This recipe is from The Secrets of Jesuit Breadmaking by Brother Rick Curry, S.J., a cookbook I plucked from the Barnes and Noble bargain racks many moons ago while I was in pursuit of a good recipe for challah. And for years, I've been making the challah recipe, and had tried a few other recipes out of this book, with some success.
Meanwhile, outside of the challah realm...
I have also for a long time been looking for a crusty, artisan-style bread that I could make at home that would taste like it was from a bakery. I tried dozens of recipes, but they all fell short--either their crusts were too hard or too soggy, or the rise didn't support the shape of the bread, or I simply didn't like the chew. I made this Brothers' Bread because the description in the book also called it "Peasant Bread," and I had an inkling that that was exactly the type of bread I was looking for--rustic, chewy, crusty and flavorful. It took only one bite of this bread, and I knew it was a winner. As a bonus, its preparation is more simple and less labor-intensive than many similar loaves, requiring only one rise and a very minimal amount of hand-kneading. And it makes two loaves, perfect for sharing.
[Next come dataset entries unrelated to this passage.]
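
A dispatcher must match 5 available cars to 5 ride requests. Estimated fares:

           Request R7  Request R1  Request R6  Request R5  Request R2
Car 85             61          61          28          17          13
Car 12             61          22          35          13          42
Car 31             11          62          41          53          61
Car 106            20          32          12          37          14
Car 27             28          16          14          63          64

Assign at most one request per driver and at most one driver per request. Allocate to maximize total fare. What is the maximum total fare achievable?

This is a one-to-one assignment (maximum-weight bipartite matching).
Optimal: Car 85→Request R1 ($61), Car 12→Request R7 ($61), Car 31→Request R6 ($41), Car 106→Request R5 ($37), Car 27→Request R2 ($64) — total 61+61+41+37+64 = $264.
Next-best assignment: Car 85→Request R7, Car 12→Request R6, Car 31→Request R1, Car 106→Request R5, Car 27→Request R2 = $259.
Swapping Car 85↔Car 12 (Car 85→Request R7 $61, Car 12→Request R1 $22) loses 39.

Max total: $264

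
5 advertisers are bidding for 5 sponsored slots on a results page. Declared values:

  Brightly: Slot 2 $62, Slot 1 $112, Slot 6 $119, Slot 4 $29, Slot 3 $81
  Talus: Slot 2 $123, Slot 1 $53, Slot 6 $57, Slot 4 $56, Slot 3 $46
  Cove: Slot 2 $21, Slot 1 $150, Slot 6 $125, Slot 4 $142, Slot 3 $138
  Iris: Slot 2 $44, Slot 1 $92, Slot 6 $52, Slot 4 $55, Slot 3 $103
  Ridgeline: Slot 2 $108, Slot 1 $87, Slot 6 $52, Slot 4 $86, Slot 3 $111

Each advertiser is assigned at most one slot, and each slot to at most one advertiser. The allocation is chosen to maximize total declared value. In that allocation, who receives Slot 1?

Iris receives Slot 1.

Optimal: Brightly→Slot 6 ($119), Talus→Slot 2 ($123), Cove→Slot 4 ($142), Iris→Slot 1 ($92), Ridgeline→Slot 3 ($111) — total 119+123+142+92+111 = $587.
Row-greedy (each advertiser in turn takes its best remaining slot) gives $581, worse by 6.
Next-best assignment: Brightly→Slot 6, Talus→Slot 2, Cove→Slot 1, Iris→Slot 3, Ridgeline→Slot 4 = $581.
Swapping Talus↔Brightly (Talus→Slot 6 $57, Brightly→Slot 2 $62) loses 123.
Checked against all permutations: $587 is optimal.
Iris's own top slot is Slot 3 ($103), but forcing Iris→Slot 3 and reassigning the rest optimally gives only $581 — worse by 6.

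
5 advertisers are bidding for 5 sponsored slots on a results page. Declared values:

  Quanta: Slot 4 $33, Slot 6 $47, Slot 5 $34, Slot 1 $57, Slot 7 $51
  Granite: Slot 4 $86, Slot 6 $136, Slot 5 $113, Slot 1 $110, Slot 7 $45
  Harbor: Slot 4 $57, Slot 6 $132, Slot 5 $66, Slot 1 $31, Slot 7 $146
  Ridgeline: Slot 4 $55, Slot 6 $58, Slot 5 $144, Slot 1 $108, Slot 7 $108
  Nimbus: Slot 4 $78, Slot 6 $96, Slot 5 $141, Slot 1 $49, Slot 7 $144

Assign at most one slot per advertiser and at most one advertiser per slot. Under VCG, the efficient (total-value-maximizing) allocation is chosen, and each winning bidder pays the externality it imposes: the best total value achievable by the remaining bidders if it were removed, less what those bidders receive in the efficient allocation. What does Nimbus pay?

Efficient allocation: Quanta→Slot 4 ($33), Granite→Slot 6 ($136), Harbor→Slot 7 ($146), Ridgeline→Slot 1 ($108), Nimbus→Slot 5 ($141); total welfare W = $564.
Nimbus receives Slot 5 at value $141, so the others get W − 141 = $423.
Without Nimbus: best allocation of the remaining 4 bidders over all 5 slots is Quanta→Slot 1 ($57), Granite→Slot 6 ($136), Harbor→Slot 7 ($146), Ridgeline→Slot 5 ($144), total $483.
VCG payment = (others' best without Nimbus) − (others' welfare with Nimbus) = 483 − 423 = $60.

Nimbus pays $60.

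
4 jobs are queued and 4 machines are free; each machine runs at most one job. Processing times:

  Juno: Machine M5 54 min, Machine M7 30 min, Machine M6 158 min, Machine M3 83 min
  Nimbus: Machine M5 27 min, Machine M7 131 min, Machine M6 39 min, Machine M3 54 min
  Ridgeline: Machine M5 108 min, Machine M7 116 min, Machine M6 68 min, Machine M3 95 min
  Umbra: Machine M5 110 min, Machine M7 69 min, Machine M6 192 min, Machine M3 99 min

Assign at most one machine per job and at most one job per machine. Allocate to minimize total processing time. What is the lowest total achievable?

Treat this as an assignment problem: match each job to one machine.
Optimal: Juno→Machine M7 (30 min), Nimbus→Machine M5 (27 min), Ridgeline→Machine M6 (68 min), Umbra→Machine M3 (99 min) — total 30+27+68+99 = 224 min.

Minimum total: 224 min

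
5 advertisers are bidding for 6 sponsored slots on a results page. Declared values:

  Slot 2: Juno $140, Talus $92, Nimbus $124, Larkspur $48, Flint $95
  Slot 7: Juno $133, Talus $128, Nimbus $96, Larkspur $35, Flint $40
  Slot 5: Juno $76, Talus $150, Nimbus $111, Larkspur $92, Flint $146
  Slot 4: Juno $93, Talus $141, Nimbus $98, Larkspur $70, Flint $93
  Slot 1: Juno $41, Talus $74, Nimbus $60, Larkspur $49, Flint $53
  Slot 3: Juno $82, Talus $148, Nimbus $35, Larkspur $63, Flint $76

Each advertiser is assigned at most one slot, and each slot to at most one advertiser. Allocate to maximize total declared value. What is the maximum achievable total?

Max total: $621

Optimal: Juno→Slot 7 ($133), Talus→Slot 3 ($148), Nimbus→Slot 2 ($124), Larkspur→Slot 4 ($70), Flint→Slot 5 ($146) — total 133+148+124+70+146 = $621.
Max-entry greedy (repeatedly take the single best remaining cell) gives $513, worse by 108.
Swapping Flint↔Nimbus (Flint→Slot 2 $95, Nimbus→Slot 5 $111) loses 64.
Every other assignment is strictly worse.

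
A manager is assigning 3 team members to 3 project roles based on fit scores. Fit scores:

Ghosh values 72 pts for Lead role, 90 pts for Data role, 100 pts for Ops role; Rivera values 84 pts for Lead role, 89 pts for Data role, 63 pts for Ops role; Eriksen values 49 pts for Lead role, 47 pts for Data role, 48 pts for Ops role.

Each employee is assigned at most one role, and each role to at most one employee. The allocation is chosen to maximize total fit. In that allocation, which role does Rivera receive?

Optimal: Ghosh→Ops role (100 pts), Rivera→Data role (89 pts), Eriksen→Lead role (49 pts) — total 100+89+49 = 238 pts.
Column-greedy (each role in turn goes to its best remaining employee) gives 222 pts, worse by 16.
Swapping Ghosh↔Eriksen (Ghosh→Lead role 72 pts, Eriksen→Ops role 48 pts) loses 29.

Rivera receives Data role.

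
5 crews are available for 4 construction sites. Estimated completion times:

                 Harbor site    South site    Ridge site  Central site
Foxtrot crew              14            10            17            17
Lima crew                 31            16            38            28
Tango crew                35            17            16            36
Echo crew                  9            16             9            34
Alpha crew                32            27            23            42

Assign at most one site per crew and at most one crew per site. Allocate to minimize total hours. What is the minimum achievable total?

Optimal: Echo crew→Harbor site (9 hours), Lima crew→South site (16 hours), Tango crew→Ridge site (16 hours), Foxtrot crew→Central site (17 hours) — total 9+16+16+17 = 58 hours.
Column-greedy (each site in turn goes to its cheapest remaining crew) gives 63 hours, worse by 5.

Minimum total: 58 hours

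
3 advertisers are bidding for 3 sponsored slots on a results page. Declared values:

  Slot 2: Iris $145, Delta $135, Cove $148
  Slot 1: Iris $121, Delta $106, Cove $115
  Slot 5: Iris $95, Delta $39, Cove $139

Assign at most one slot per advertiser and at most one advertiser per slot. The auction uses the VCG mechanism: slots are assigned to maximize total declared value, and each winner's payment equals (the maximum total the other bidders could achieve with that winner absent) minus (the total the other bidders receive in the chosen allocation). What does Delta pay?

Delta pays $24.

Efficient allocation: Iris→Slot 1 ($121), Delta→Slot 2 ($135), Cove→Slot 5 ($139); total welfare W = $395.
Delta receives Slot 2 at value $135, so the others get W − 135 = $260.
Without Delta: best allocation of the remaining 2 bidders over all 3 slots is Iris→Slot 2 ($145), Cove→Slot 5 ($139), total $284.
VCG payment = (others' best without Delta) − (others' welfare with Delta) = 284 − 260 = $24.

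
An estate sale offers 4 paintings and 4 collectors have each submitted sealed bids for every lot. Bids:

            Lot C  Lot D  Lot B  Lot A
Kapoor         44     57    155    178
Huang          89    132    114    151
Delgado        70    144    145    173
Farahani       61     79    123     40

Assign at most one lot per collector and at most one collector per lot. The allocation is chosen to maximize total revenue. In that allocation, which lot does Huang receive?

Huang receives Lot C.

Optimal: Kapoor→Lot A ($178), Huang→Lot C ($89), Delgado→Lot D ($144), Farahani→Lot B ($123) — total 178+89+144+123 = $534.
Max-entry greedy (repeatedly take the single best remaining cell) gives $516, worse by 18.
Swapping Farahani↔Huang (Farahani→Lot C $61, Huang→Lot B $114) loses 37.
No other one-to-one assignment exceeds $534.
Huang's own top lot is Lot A ($151), but forcing Huang→Lot A and reassigning the rest optimally gives only $511 — worse by 23.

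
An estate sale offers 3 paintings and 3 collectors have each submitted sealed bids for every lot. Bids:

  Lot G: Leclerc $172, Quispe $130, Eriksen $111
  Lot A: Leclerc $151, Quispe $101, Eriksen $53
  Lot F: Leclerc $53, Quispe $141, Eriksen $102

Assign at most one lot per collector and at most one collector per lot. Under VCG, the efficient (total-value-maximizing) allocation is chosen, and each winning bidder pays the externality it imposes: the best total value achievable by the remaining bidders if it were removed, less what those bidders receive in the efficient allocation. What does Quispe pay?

Efficient allocation: Leclerc→Lot A ($151), Quispe→Lot F ($141), Eriksen→Lot G ($111); total welfare W = $403.
Quispe receives Lot F at value $141, so the others get W − 141 = $262.
Without Quispe: best allocation of the remaining 2 bidders over all 3 lots is Leclerc→Lot G ($172), Eriksen→Lot F ($102), total $274.
VCG payment = (others' best without Quispe) − (others' welfare with Quispe) = 274 − 262 = $12.

Quispe pays $12.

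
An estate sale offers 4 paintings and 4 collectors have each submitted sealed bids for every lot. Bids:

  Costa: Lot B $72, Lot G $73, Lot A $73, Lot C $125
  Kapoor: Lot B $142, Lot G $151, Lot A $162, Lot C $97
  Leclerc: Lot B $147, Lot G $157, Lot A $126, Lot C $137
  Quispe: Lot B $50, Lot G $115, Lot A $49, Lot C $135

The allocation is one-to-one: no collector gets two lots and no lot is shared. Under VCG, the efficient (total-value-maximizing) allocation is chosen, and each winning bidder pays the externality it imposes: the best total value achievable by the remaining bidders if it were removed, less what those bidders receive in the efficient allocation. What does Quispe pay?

Quispe pays $10.

Efficient allocation: Costa→Lot C ($125), Kapoor→Lot A ($162), Leclerc→Lot B ($147), Quispe→Lot G ($115); total welfare W = $549.
Quispe receives Lot G at value $115, so the others get W − 115 = $434.
Without Quispe: best allocation of the remaining 3 bidders over all 4 lots is Costa→Lot C ($125), Kapoor→Lot A ($162), Leclerc→Lot G ($157), total $444.
VCG payment = (others' best without Quispe) − (others' welfare with Quispe) = 444 − 434 = $10.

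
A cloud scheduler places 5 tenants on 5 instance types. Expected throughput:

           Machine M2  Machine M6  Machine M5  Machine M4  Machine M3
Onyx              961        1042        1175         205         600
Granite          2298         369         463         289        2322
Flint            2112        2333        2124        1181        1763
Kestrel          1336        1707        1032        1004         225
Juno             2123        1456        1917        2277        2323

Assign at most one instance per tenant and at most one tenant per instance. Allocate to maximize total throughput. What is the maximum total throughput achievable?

Maximum total: 9593 ops/s

Optimal: Onyx→Machine M5 (1175 ops/s), Granite→Machine M3 (2322 ops/s), Flint→Machine M2 (2112 ops/s), Kestrel→Machine M6 (1707 ops/s), Juno→Machine M4 (2277 ops/s) — total 1175+2322+2112+1707+2277 = 9593 ops/s.
Row-greedy (each tenant in turn takes its best remaining instance) gives 9443 ops/s, worse by 150.
Next-best assignment: Onyx→Machine M5, Granite→Machine M3, Flint→Machine M6, Kestrel→Machine M2, Juno→Machine M4 = 9443 ops/s.
Every other assignment is strictly worse.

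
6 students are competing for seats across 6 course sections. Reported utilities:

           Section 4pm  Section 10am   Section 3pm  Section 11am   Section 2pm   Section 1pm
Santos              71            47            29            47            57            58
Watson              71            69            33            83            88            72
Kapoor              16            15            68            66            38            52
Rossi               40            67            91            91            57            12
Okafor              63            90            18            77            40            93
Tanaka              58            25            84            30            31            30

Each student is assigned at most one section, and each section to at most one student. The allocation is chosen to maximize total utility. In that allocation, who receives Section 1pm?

Kapoor receives Section 1pm.

Optimal: Santos→Section 4pm (71 points), Watson→Section 2pm (88 points), Kapoor→Section 1pm (52 points), Rossi→Section 11am (91 points), Okafor→Section 10am (90 points), Tanaka→Section 3pm (84 points) — total 71+88+52+91+90+84 = 476 points.
Max-entry greedy (repeatedly take the single best remaining cell) gives 434 points, worse by 42.
Next-best assignment: Santos→Section 4pm, Watson→Section 2pm, Kapoor→Section 11am, Rossi→Section 10am, Okafor→Section 1pm, Tanaka→Section 3pm = 469 points.
Kapoor's own top section is Section 3pm (68 points), but forcing Kapoor→Section 3pm and reassigning the rest optimally gives only 453 points — worse by 23.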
But Abe will tell you that this is his favorite bread ever, and that's the real reason this recipe makes it onto this blog.
This recipe is paraphrased from the original book, and my personal notations are in parentheses.
1 Tbsp. active dry yeast
2 1/4 c. warm water (110-115 degrees)
1 Tbsp. sugar
1 1/2 Tbsp. salt (I prefer kosher salt--it enhances the flavor without being overly salty)
6-7 c. all-purpose flour
Combine yeast and water in the bowl of a heavy-duty stand mixer fitted with a dough hook, stirring to dissolve yeast. Then add sugar and salt. Mix well; set aside for 5 minutes, allowing the yeast mixture to become foamy, or "proofed."
Beat in mixer for 10 minutes, gradually adding flour until the dough begins to pull away from the sides of the bowl, about 6 or 7 cups total (but don't worry so much about precise measurement--just watch for the pulling-away-from-the-bowl phenomenon--the actual amount of flour required varies according to environmental factors like humidity, etc.)
Knead by hand until smooth and elastic, about 10-12 times, adding flour as necessary to combat stickiness.
Place in a lightly oiled bowl, turn to coat with oil, and cover with plastic wrap. Let rise in a warm place 1 1/2 hours. (You can maximize the rise time by first boiling a couple of cups of water in the microwave. Push the steaming water to the back of the microwave, then put your dough in, close the door, and wait. The heat from the hot water creates an ideal rising environment)
Turn the dough out onto the counter and punch down. Divide in half, shape two round loaves by tucking the edges under repeatedly until you have a taut round shape. Place on a baking sheet lined with parchment or sprinkled with cornmeal.
Carve an x in each loaf with a clean razor blade, going all the way from side to side. Spray loaves with vinegar (promotes a brown, crisp crust--definitely don't skip this part, even if it sounds weird. You will not taste vinegar in the finished loaf.)
Place the loaves in a cold oven, and bake at 400 degrees for 45 minutes.
Generally speaking, I've read that it's best to wait 45 min.-1 hr. after baking before cutting into a loaf of freshly baked bread. Cutting into it too early adversely affects the texture. But no fear, after 45 min., it will still be warm enough to slather with butter and jam.
Do plan to try this one. You won't believe how good it is, and how easy!